The increasingly tenuous emotional bond a married couple share achieves a simple yet profound universality in Boris Khlebnikov’s Arrhythmia. With a pair of achingly endearing lead performers to guide the narrative through the rocky relationship terrain, the Russian writer/director has crafted a sweet, sad, deceptively affecting drama that captures two young, professional Muscovites living in a cramp apartment yet drifting a world apart.

Oleg (Alexander Yatsenko) is an EMT paramedic; Katya (Irina Gorbacheva), a young doctor pulling long shifts well into the night. Their marriage has grown functional, the couple still attending family gatherings and being available to share transport, but communication and connection are strained. Oleg numbs himself to their disconnect through booze; Katya, however, is more attuned to their troubles and seeks a divorce (via text, at her father’s birthday party after Oleg acts the boorish lush).

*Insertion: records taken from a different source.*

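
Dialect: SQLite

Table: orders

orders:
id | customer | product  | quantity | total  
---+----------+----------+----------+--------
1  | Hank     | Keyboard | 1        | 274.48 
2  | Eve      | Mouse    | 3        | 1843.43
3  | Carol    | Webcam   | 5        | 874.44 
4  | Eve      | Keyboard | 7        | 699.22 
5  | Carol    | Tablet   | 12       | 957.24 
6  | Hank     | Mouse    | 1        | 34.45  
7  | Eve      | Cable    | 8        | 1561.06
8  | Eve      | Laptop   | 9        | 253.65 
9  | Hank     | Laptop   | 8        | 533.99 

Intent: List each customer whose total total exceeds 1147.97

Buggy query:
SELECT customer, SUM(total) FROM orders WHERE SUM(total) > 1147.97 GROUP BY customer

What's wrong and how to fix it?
Bug: WHERE runs before GROUP BY, so aggregates aren't available there

Fix: Move the aggregate condition to a HAVING clause

Corrected query:
SELECT customer, SUM(total) FROM orders GROUP BY customer HAVING SUM(total) > 1147.97

Result:
customer | SUM(total)
---------+-----------
Carol    | 1831.68   
Eve      | 4357.36   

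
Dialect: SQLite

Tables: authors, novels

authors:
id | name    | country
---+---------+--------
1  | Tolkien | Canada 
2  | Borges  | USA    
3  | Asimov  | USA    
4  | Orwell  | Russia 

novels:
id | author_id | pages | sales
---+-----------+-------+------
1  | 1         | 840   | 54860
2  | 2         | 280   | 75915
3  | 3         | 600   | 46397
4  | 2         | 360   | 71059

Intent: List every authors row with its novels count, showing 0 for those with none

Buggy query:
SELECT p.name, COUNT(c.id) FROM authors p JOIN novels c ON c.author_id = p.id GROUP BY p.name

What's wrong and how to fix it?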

Yatsenko won Best Actor honours at the 2017 Karlovy Vary Film Festival for a performance that challenges leading man conventions, defying audience sympathy yet forging an understanding that goes some way to explaining why Katya would tolerate his understated yet often loathsome manner. Despite the central arc being Oleg’s, Gorbacheva delivers the film’s most emotionally resonant performance; the actress’ doleful expression and admirable yet potentially self-destructive empathy for her troubled husband is heartbreaking, yet never plays as weak. Her mid-traffic jam meltdown, a terrific piece of screen acting, is a lump-in-the-throat sequence; her free-spirited kitchen dance to a favourite pop song from her teen years, perfectly pitched.

With co-scripter Natalia Meshchaninova, Khlebnikov (Roads to Koktobel, 2003; A Long and Happy Life, 2013) deftly handles a subplot that addresses his nation’s crumbling healthcare industry. Oleg’s professional life is taking on new pressures as the ambulance sector is forced into cost cutting and reporting measures, drawing him into direct conflict with his superiors. In addition to highlighting the sad state of Russian health care, scenes of Oleg defying protocol to save lives help to broaden audience understanding of the character. Katya’s workplace stresses are not afforded the same focus, although the realities of her job are plainly evident in her sleep schedule and complete lack of social distractions.

Arrhythmia does not dwell in the deep, dark realm of social-realism that, rightly or wrongly, is often synonymous with Russian cinema. Khlebnikov brings a modern European sensibility to his storytelling that recalls the intimacy of The Dardennes Brothers and the works of Romanian New Wave auteurs such as Cristian Mungiu (notably, 2005’s The Death of Mr. Lăzărescu). It is a beautiful, infuriating, entirely human study of flawed, floundering lives intertwined to the point of being inseparable; for Oleg and Katya, that is both a wildly romantic and sadly final place for young lives to exist.